Our Mission

Our Mission

Let Grow is leading the movement for childhood independence.

We believe today’s kids are smarter and stronger than our culture gives them credit for.

We reject the idea that they are in constant physical, emotional or psychological danger from creeps, kidnapping, frustration, failure, baby snatchers, bad grades, disappointing playdates and/or the perils of a non-organic grape.

Somehow our culture has become obsessed with kids’ fragility and lost sight of their innate resilience. This concern grew out of good intentions! But treating kids as fragile is making them so. In fact, kids are “anti-fragile” — built not just to withstand some challenges, but to grow stronger once they do.

As Let Grow Co-founder Prof. Peter Gray explains:

“Children who have more opportunities than others for independent activities are not only happier in the short run, because the activities engender happiness and a sense of trustworthiness and competence, but also happier in the long run, because independent activities promote the growth of mental capacities for coping effectively with life’s inevitable stressors.”

That’s why Let Grow is creating a new path for parents, schools, and America itself. Our programs, outreach, and thought leadership focus not just on explaining where our culture took a wrong turn, but on real-world ways to get our kids back to having some adventures, solving some problems, and blossoming.

We are making it easy, normal and legal to give kids the independence they need to grow into capable, confident, and happy adults.

Our History

Our History

After her newspaper column “Why I Let My 9-Year-Old Ride the Subway Alone” created a media firestorm in 2008, Let Grow Co-Founder Lenore Skenazy went on to write Free-Range Kids, the book-turned-movement.

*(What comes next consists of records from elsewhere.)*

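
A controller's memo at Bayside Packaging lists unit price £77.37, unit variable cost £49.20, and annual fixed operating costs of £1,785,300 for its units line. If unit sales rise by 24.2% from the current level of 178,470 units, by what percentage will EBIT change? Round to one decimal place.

At 178,470 units, contribution = 178,470 × £28.17 = £5,027,499.90.
Operating income = contribution − fixed costs = £5,027,499.90 − £1,785,300 = £3,242,199.90.
Degree of operating leverage = £5,027,499.90 / £3,242,199.90 = 1.5506.
%ΔEBIT = DOL × %ΔSales = 1.5506 × +24.2% = +37.5%.

+37.5%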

Then, in 2017, New York University Prof. Jonathan Haidt, co-author of The Coddling of the American Mind, was talking with Daniel Shuchman, a New York businessman and former Chairman of FIRE (The Foundation for Individual Rights and Expression). Both were concerned about the increasing fragility of young people on campus. They believed this was caused, in part, by the new norms of American childhood: Ever less free time and free play, leaving young people unprepared for frustration, discomfort, and even free speech.

They reached out to Lenore, and to Boston College Prof. Peter Gray, author of a Psychology textbook used in colleges across America as well as the book Free to Learn. Gray has spent his career studying the way mixed-age, unstructured free play develops young people’s ability to work together, make friends, and grow resilient.

Together the four founded Let Grow, the nonprofit whose mission is to give kids back the developmentally crucial “vitamin” our culture accidentally removed from childhood: Independence.

Our People

At Let Grow, we come from a variety of backgrounds and beliefs, but we all agree that the free time and freedom to roam we had as children helped us become the independent and (usually) confident adults we are now. We recognize that there is no definitive parenting manual and never can be, but we all want our children to thrive, and do the best we can with the circumstances we are in at any given moment. We all believe passionately in Let Grow’s mission and capacity to effect change in how children experience childhood and growing up.

As Margaret Mead once said, “Never doubt that a small group of thoughtful committed citizens can change the world: indeed, it’s the only thing that ever has.”